Una vuelta que, pese a todo, vuelve a hacerse larga, Park
Lane rodeando Hyde Park, hoteles de lujo y Aston Martins últimos modelos,
después Bayswater Road, que a la Chica Diploma le recuerda a Párroco Eusebio
Cuenca pero en más larga, y no le falta razón, especialmente a oscuras, cuando
todos los gatos son tan pardos que igual te da tener a un lado vías abandonadas
de tren que los Jardines de Kensington, porque, al fin y al cabo, no se ve
nada.
Y así llegamos al lunes, al día ciclogénico por excelencia,
ya desde la mañana. Una lluvia y un viento brutales que nos acompañan por
Queensway, dejando atrás el típico restaurante de carne escocesa en el que
cenamos el día anterior y nos impide disfrutar de Notting Hill como deberíamos,
Portobello Road limitado a pequeñas tiendecillas de recuerdos, librerías de
música, Kensington Church Street hasta Kensington High Street, café en una
patisserie donde la chica no es española pero tampoco es francesa, sino
italiana. La ciudad donde nadie es de donde parece. Comida en el Whole Food
Market de al lado del metro, una tienda-restaurante enorme de productos
mayoritariamente ecológicos y con una supuesta vocación de comercio justo, y a
la salida, el caos más absoluto: un viento como para echarte hacia atrás, el
mango del paraguas torcido, un vano intento de cruzar el parque para llegar en
línea recta al hotel porque el parque es en realidad una piscina embarrada.

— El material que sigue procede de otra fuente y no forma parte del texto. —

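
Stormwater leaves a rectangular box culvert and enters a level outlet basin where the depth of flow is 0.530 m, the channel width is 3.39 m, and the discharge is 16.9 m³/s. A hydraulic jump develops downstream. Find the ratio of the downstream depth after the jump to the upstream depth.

q = Q/b = 16.9/3.39 = 4.99 m²/s; V₁ = q/y₁ = 9.41 m/s. Fr₁ = V₁/√(g·y₁) = 4.13.
Sequent-depth ratio: y₂/y₁ = ½[√(1 + 8Fr₁²) − 1] = ½[√137.1 − 1] = 5.36.

y₂/y₁ = 5.36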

Así que metro, sí, metro de nuevo a Lancaster Gate y
Bayswater Road y precios de Internet abusivos en nuestro hotel de tres
estrellas y programas enloquecidos de la ITV, McDonald´s, jamón de york, cinco
horas de sueño y de nuevo de pie, de nuevo la ciclogénesis, desayuno a las seis
de la mañana, carrera a Paddington, Heathrow Connect por los pelos... y
sorprendentemente aviones que aterrizan y despegan en Madrid. Con muchos botes,
con mucho miedo, con todo lo que quieran, pero aterrizan y despegan. El 24 de
diciembre a la hora de comer. Justo a tiempo para la siguiente etapa.